La constitution japonaise impose l’éducation obligatoire uniquement pour les enfants de nationalité japonaise, alors que les enfants d’autres nationalités ont le droit d’aller à l’école publique gratuitement, sans pour autant être encouragés à suivre une scolarité identique à celle des enfants japonais dans ses aspects linguistiques. Ce qui revient à affirmer que le soutien linguistique n’est pas pris en charge par l’État, mais nécessite l’intervention budgétaire des collectivités locales : principalement la bonne volonté de bénévoles qui accompagnent ces enfants allophones, avec quelquefois un soutien public si la ville d’accueil dispose d’un budget suffisant, susceptible de permettre une politique sociale auprès de la population concernée.

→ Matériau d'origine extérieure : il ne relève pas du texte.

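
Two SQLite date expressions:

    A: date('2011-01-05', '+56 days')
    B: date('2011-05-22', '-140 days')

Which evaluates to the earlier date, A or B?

B

A = 2011-03-02.
B = 2011-01-02.
B is earlier.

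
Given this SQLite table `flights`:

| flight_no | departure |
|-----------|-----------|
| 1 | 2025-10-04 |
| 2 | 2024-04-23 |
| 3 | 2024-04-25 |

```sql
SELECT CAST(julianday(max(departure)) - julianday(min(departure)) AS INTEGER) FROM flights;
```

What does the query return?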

La situation linguistique de ces enfants entraîne encore d’autres difficultés, lorsqu’ils ne maîtrisent pas le japonais, ni comme langue maternelle ni comme langue seconde, et cela à cause d’un défaut de scolarisation dans leur pays natal ou d’un manque de communication dans leur langue d’origine avec leurs parents, dans la mesure où ces derniers ne disposent que de peu de temps à cause d’horaires de travail très lourds. Il arrive qu’ils viennent assez tôt au Japon sans s’approprier pleinement la langue maternelle de leur société d’origine où elle se parle au quotidien. Il se peut qu’ils tombent dans une double difficulté de communication à cause d’une mauvaise appropriation de ces deux langues : d’un côté, ils arrivent mal à communiquer dans la langue d’origine avec leurs parents qui maîtrisent difficilement la langue d’accueil, de l’autre, ils ont encore des difficultés à suivre le cursus scolaire entièrement en japonais. L’éducation interculturelle s’intéresse à ces enfants qui vivent entre deux cultures distinctes, dans une situation particulièrement difficile.

6. Étudiants internationaux au Japon

Le projet d’admission de 100 000 étudiants venant du monde entier a été lancé par l’administration Nakasone, en 1983, pour augmenter la visibilité du Japon sur la scène internationale, de sorte qu’en 2006, l’objectif de ce nombre d’étudiants internationaux, dont la majorité sont des Chinois et des Coréens, a été atteint. Pourtant, par rapport à d’autres pays occidentaux, le Japon n’a pas attiré autant d’étudiants internationaux, et le ministère japonais de l’Éducation et de la Recherche a triplé en 2008 cet objectif de politique éducative pour recevoir 300 000 étudiants internationaux, et cela avant 2020. Dans ce contexte politico-éducatif, mis en place depuis la fin du 20e siècle, l’accueil massif des étudiants internationaux a rencontré des difficultés dans les institutions éducatives : en premier lieu, l’enseignement du japonais langue universitaire constitue un obstacle majeur à surmonter avant d’approfondir la spécialisation dans les universités ; de plus, le niveau requis dépend de la spécialisation en lettres ou en science.

La différence de culture éducative fait aussi partie des obstacles pour la venue des étudiants internationaux. Le conseil en matière de vie quotidienne, universitaire et scientifique n’est pas à négliger puisqu’il exige une expérience éducative spécifique aussi bien qu’une connaissance approfondie de la vie au Japon.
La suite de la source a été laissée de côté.